Meaning, Alternatives, and the Adjudicative Function: A Distilled SCT Expression
Zenodo (CERN European Organization for Nuclear Research) May 30, 2026 Peer reviewed DOI: 10.5281/zenodo.20464883 via OpenAlex
Summary
Being wrong feels different from ordinary failure because error requires that alternatives were possible. Meaning itself depends on the ability to relate distinctions in more than one way. Cognition includes a distinct adjudicative function that preserves access to alternatives within a meaning-landscape, a role not reducible to truth or utility. The emotional weight of error reflects consciousness withdrawing endorsement from a previously trusted distinction. This conceptual essay proposes a falsifiable architectural claim: if alternative-preservation is fully explained by prediction-error minimization, global broadcasting, or sensorimotor coordination, the adjudicative function is unnecessary.
Study at a glance
| Design | theoretical or philosophical paper |
|---|---|
| Key finding | Cognition includes a distinct adjudicative function that preserves alternative accessibility within a meaning-landscape, which is not reducible to existing frameworks like predictive processing, Global Workspace theory, or enactivism. |
Abstract
Description: Meaning, Alternatives, and the Adjudicative Function Core question: Why does recognized error feel qualitatively different from ordinary failure?
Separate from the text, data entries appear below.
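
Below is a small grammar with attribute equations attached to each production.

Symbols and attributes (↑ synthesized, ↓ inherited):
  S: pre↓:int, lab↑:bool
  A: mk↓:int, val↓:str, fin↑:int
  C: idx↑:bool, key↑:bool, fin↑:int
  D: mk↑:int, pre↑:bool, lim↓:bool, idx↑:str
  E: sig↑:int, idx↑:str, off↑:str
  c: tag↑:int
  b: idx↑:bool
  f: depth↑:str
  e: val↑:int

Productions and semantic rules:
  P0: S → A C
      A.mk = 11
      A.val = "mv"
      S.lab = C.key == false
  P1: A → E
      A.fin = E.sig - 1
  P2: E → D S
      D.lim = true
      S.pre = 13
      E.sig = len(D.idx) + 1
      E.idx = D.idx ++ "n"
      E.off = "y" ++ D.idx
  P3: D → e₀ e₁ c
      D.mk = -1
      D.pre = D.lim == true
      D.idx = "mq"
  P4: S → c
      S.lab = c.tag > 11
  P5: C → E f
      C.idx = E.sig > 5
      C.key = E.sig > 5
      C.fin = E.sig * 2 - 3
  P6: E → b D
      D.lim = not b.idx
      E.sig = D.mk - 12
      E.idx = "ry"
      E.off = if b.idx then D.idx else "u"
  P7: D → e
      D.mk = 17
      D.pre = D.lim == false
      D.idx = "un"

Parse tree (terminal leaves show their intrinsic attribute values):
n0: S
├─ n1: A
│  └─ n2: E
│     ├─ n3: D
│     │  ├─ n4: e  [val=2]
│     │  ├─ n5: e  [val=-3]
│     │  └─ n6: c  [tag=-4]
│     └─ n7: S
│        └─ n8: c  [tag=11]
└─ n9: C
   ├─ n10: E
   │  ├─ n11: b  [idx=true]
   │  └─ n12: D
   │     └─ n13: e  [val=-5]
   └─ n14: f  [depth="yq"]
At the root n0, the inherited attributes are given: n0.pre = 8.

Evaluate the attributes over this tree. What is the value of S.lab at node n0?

1. n0.pre = 8  [given at root]
2. n1.mk = 11  [11]
3. n1.val = "mv"  ["mv"]
4. n3.lim = true  [true]
5. n4.val = 2  [terminal]
6. n5.val = -3  [terminal]
7. n6.tag = -4  [terminal]
8. n3.mk = -1  [-1]
9. n3.pre = true  [D.lim == true]
10. n3.idx = "mq"  ["mq"]
11. n7.pre = 13  [13]
12. n8.tag = 11  [terminal]
13. n7.lab = false  [c.tag > 11]
14. n2.sig = 3  [len(D.idx) + 1]
15. n2.idx = "mqn"  [D.idx ++ "n"]
16. n2.off = "ymq"  ["y" ++ D.idx]
17. n1.fin = 2  [E.sig - 1]
18. n11.idx = true  [terminal]
19. n12.lim = false  [not b.idx]
20. n13.val = -5  [terminal]
21. n12.mk = 17  [17]
22. n12.pre = true  [D.lim == false]
23. n12.idx = "un"  ["un"]
24. n10.sig = 5  [D.mk - 12]
25. n10.idx = "ry"  ["ry"]
26. n10.off = "un"  [if b.idx then D.idx else "u"]
27. n14.depth = "yq"  [terminal]
28. n9.idx = false  [E.sig > 5]
29. n9.key = false  [E.sig > 5]
30. n9.fin = 7  [E.sig * 2 - 3]
31. n0.lab = true  [C.key == false]

true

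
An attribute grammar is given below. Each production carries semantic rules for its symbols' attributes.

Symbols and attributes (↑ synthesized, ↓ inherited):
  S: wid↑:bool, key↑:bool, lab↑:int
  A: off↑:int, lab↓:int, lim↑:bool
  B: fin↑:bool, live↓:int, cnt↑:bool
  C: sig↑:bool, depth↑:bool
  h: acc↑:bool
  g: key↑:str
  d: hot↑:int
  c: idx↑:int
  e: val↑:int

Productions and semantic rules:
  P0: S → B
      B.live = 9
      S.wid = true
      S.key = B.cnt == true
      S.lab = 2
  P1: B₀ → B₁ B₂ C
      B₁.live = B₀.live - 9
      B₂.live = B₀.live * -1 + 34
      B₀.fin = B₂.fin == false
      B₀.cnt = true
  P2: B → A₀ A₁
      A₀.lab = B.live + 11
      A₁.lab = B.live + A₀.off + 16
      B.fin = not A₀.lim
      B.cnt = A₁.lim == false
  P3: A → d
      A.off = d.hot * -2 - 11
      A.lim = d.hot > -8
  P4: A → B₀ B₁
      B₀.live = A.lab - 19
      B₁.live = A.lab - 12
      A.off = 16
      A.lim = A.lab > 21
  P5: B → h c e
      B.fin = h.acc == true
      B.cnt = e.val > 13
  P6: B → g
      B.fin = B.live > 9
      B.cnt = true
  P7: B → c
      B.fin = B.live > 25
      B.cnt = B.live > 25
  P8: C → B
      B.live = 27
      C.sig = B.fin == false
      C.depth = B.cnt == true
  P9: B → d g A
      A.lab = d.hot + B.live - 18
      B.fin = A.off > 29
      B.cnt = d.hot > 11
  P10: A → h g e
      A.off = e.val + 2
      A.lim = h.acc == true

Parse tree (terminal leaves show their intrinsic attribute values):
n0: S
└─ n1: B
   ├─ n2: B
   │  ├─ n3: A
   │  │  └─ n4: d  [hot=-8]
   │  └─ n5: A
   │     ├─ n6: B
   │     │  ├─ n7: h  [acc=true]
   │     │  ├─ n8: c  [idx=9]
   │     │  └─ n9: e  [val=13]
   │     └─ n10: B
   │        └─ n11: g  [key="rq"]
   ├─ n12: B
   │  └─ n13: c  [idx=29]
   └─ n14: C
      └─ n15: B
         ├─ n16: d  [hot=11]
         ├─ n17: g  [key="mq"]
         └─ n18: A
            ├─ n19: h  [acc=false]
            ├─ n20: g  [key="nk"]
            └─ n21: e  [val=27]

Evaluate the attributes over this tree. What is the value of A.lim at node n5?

1. n1.live = 9  [9]
2. n2.live = 0  [B₀.live - 9]
3. n3.lab = 11  [B.live + 11]
4. n4.hot = -8  [terminal]
5. n3.off = 5  [d.hot * -2 - 11]
6. n3.lim = false  [d.hot > -8]
7. n5.lab = 21  [B.live + A₀.off + 16]
8. n6.live = 2  [A.lab - 19]
9. n7.acc = true  [terminal]
10. n8.idx = 9  [terminal]
11. n9.val = 13  [terminal]
12. n6.fin = true  [h.acc == true]
13. n6.cnt = false  [e.val > 13]
14. n10.live = 9  [A.lab - 12]
15. n11.key = "rq"  [terminal]
16. n10.fin = false  [B.live > 9]
17. n10.cnt = true  [true]
18. n5.off = 16  [16]
19. n5.lim = false  [A.lab > 21]
20. n2.fin = true  [not A₀.lim]
21. n2.cnt = true  [A₁.lim == false]
22. n12.live = 25  [B₀.live * -1 + 34]
23. n13.idx = 29  [terminal]
24. n12.fin = false  [B.live > 25]
25. n12.cnt = false  [B.live > 25]
26. n15.live = 27  [27]
27. n16.hot = 11  [terminal]
28. n17.key = "mq"  [terminal]
29. n18.lab = 20  [d.hot + B.live - 18]
30. n19.acc = false  [terminal]
31. n20.key = "nk"  [terminal]
32. n21.val = 27  [terminal]
33. n18.off = 29  [e.val + 2]
34. n18.lim = false  [h.acc == true]
35. n15.fin = false  [A.off > 29]
36. n15.cnt = false  [d.hot > 11]
37. n14.sig = true  [B.fin == false]
38. n14.depth = false  [B.cnt == true]
39. n1.fin = true  [B₂.fin == false]
40. n1.cnt = true  [true]
41. n0.wid = true  [true]
42. n0.key = true  [B.cnt == true]
43. n0.lab = 2  [2]

false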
Central claim: A system can only be wrong if alternatives existed. Meaning itself depends on the maintained possibility of relating distinctions in more than one way. Cognition therefore includes a distinct function — the adjudicative function — concerned with preserving alternative accessibility within a meaning-landscape, a function not exhausted by the truth or utility of those alternatives. Phenomenological anchor: The emotional weight of error reflects the withdrawal of endorsement from a previously trusted distinction — consciousness transitioning from "yes" to "no" from within. What the paper is not: It is not a metaphysical claim about reality, not a neural implementation, not a formal theory of alternatives, and not a complete cognitive architecture. It is a short conceptual essay establishing a falsifiable architectural claim. Falsification: If all apparent alternative-preservation reduces without remainder to prediction-error minimization, global broadcasting, or sensorimotor coordination, the adjudicative function would be unnecessary. Contribution: A distinct, testable proposal about a cognitive function that existing frameworks (predictive processing, Global Workspace theory, enactivism) do not treat as primary. Audience: Cognitive scientists, philosophers of mind, consciousness researchers, and theorists of learning, error, and deliberation.